Plenty of U.S. health insurance market stories could be the biggest health insurance story of 2014 — but most haven’t really changed anything all that drastically.
Health insurance agents and brokers have been anticipating drastic changes in the market since around the 1970s, when doctors got a reputation for owning yachts. “The other shoe” was always about to drop, but never quite dropped.
The health maintenance organization movement roared in, then ran into the trial lawyers.
The health savings accounts gave insured patients incentives to be better health care shoppers, but it did nothing to help uninsured patients.
Now the Patient Protection and Affordable Care Act (PPACA) has started to take full effect — but not really.
Many of the changes that PPACA was supposed to make in 2014, such as requiring large employers to provide a minimum level of health benefits or face the possibility of having to pay a fine, won’t apply until 2015, at the earliest.
In 2015, the Republicans will control the Senate as well as the House.
It’s not clear what they can do about PPACA, or what they will actually want to do, if and when they have the ability to do more than talk, but the results of the elections make making confident statements about “how PPACA has changed the health insurance market” almost as risky as trying to predict “how PPACA will change the market” in 2015.
Maybe the Republicans will rescind PPACA entirely, and blot it out as if it had never existed in the first place.
Or maybe they will change the PPACA “three R’s” risk-management programs — the programs that are supposed to help major medical insurers adjust for PPACA-related swings in medical claim risk — in a way that will put the satisfactory results health insurers have reported this year in a depressing new light.
But here are our early thoughts about what seemed to be the biggest health insurance story of 2014, and about the four runners-up.
For a few weeks in October, the Ebola story seemed as if it might be the only 2014 news story that really mattered.
Ebola was certainly the news story of the year in West Africa, where, as of Nov. 28, public health authorities had recorded about 16,000 known Ebola infections and about 5,700 Ebola deaths.
Ebola, and the fear of Ebola, led U.S. public health authorities to impose controversial quarantine and isolation orders, and to organize major contact tracing efforts. The Ebola outbreak threat may have sparked the first wave of quarantine benefits news articles to come along since insurance companies developed modern medical insurance and disability insurance policies.

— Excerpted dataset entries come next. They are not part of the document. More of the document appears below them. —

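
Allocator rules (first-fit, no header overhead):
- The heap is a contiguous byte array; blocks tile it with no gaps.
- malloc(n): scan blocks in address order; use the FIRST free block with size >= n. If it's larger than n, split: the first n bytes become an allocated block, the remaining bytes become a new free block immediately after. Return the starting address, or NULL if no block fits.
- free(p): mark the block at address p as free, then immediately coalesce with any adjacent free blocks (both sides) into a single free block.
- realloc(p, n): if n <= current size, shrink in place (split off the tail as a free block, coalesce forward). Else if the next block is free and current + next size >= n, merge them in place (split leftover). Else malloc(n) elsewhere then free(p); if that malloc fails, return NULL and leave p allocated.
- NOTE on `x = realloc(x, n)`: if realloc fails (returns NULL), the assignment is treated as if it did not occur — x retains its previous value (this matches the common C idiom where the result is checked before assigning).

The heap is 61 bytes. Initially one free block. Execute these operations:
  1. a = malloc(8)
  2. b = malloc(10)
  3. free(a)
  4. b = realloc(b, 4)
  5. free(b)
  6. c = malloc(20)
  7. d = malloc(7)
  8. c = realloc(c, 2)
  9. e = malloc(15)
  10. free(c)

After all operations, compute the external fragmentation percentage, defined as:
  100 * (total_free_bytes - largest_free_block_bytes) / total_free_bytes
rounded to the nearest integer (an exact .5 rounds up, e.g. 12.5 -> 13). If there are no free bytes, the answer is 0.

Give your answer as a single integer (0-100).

Op 1: a = malloc(8) -> a = 0; heap: [0-7 ALLOC][8-60 FREE]
Op 2: b = malloc(10) -> b = 8; heap: [0-7 ALLOC][8-17 ALLOC][18-60 FREE]
Op 3: free(a) -> (freed a); heap: [0-7 FREE][8-17 ALLOC][18-60 FREE]
Op 4: b = realloc(b, 4) -> b = 8; heap: [0-7 FREE][8-11 ALLOC][12-60 FREE]
Op 5: free(b) -> (freed b); heap: [0-60 FREE]
Op 6: c = malloc(20) -> c = 0; heap: [0-19 ALLOC][20-60 FREE]
Op 7: d = malloc(7) -> d = 20; heap: [0-19 ALLOC][20-26 ALLOC][27-60 FREE]
Op 8: c = realloc(c, 2) -> c = 0; heap: [0-1 ALLOC][2-19 FREE][20-26 ALLOC][27-60 FREE]
Op 9: e = malloc(15) -> e = 2; heap: [0-1 ALLOC][2-16 ALLOC][17-19 FREE][20-26 ALLOC][27-60 FREE]
Op 10: free(c) -> (freed c); heap: [0-1 FREE][2-16 ALLOC][17-19 FREE][20-26 ALLOC][27-60 FREE]
Free blocks: [2 3 34] total_free=39 largest=34 -> 100*(39-34)/39 = 500/39 ≈ 12.821 -> rounds to 13

Answer: 13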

At press time, however, Ebola had caused just four infections in the United States and two deaths.
This is a story that could fade from the U.S. health insurance market forever, or return and turn everything upside down.
4. The private exchange movement.
Brokers, insurers, technology firms, and established Web-based insurance brokers and quote services firms have been starting and expanding dozens of what are now called “private exchanges.” As opposed to “Web-based insurance shopping sites.” Or “Web-based insurance stores.” Or Martha.

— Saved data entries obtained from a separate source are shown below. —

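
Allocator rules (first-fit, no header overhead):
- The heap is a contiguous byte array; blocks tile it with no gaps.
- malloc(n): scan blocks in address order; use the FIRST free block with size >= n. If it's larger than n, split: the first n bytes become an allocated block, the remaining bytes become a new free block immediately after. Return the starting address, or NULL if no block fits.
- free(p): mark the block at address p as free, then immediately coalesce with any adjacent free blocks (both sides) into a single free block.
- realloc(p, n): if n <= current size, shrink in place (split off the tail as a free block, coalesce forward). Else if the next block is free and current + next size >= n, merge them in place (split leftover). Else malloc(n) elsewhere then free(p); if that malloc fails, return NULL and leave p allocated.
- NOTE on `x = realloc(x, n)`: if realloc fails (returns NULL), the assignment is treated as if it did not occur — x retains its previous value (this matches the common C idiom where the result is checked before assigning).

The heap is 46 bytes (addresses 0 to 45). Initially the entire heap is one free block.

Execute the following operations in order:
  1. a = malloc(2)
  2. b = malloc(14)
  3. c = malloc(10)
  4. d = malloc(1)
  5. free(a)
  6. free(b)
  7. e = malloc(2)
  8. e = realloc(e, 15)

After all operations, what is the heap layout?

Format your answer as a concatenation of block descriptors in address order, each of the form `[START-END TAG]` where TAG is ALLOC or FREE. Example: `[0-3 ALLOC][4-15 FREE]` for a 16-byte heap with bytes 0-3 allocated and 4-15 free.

Op 1: a = malloc(2) -> a = 0; heap: [0-1 ALLOC][2-45 FREE]
Op 2: b = malloc(14) -> b = 2; heap: [0-1 ALLOC][2-15 ALLOC][16-45 FREE]
Op 3: c = malloc(10) -> c = 16; heap: [0-1 ALLOC][2-15 ALLOC][16-25 ALLOC][26-45 FREE]
Op 4: d = malloc(1) -> d = 26; heap: [0-1 ALLOC][2-15 ALLOC][16-25 ALLOC][26-26 ALLOC][27-45 FREE]
Op 5: free(a) -> (freed a); heap: [0-1 FREE][2-15 ALLOC][16-25 ALLOC][26-26 ALLOC][27-45 FREE]
Op 6: free(b) -> (freed b); heap: [0-15 FREE][16-25 ALLOC][26-26 ALLOC][27-45 FREE]
Op 7: e = malloc(2) -> e = 0; heap: [0-1 ALLOC][2-15 FREE][16-25 ALLOC][26-26 ALLOC][27-45 FREE]
Op 8: e = realloc(e, 15) -> e = 0; heap: [0-14 ALLOC][15-15 FREE][16-25 ALLOC][26-26 ALLOC][27-45 FREE]

Answer: [0-14 ALLOC][15-15 FREE][16-25 ALLOC][26-26 ALLOC][27-45 FREE]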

The private exchange programs have many advantages over the PPACA public exchange programs, including a chance to escape from crippling bureaucracy and utopian expectations.
But it’s still not clear how big they really are, how they are performing, or what exactly they’re doing. Analysts at the Henry J. Kaiser Family Foundation have suggested that the private exchanges may be serving about 1.7 million group plan enrollees, and 2.5 million enrollees of all kinds. Accenture suggested in June that the number could be closer to 3 million.
The current total could be higher yet; two large private exchange organizers, Mercer and Aon, say their exchanges now serve a total of about 1.5 million people, up from 800,000 a year earlier.
3. The PPACA public exchange system.
Some 2014 health insurance stories could reasonably be compared with shoes, flying in the air, that eventually will drop.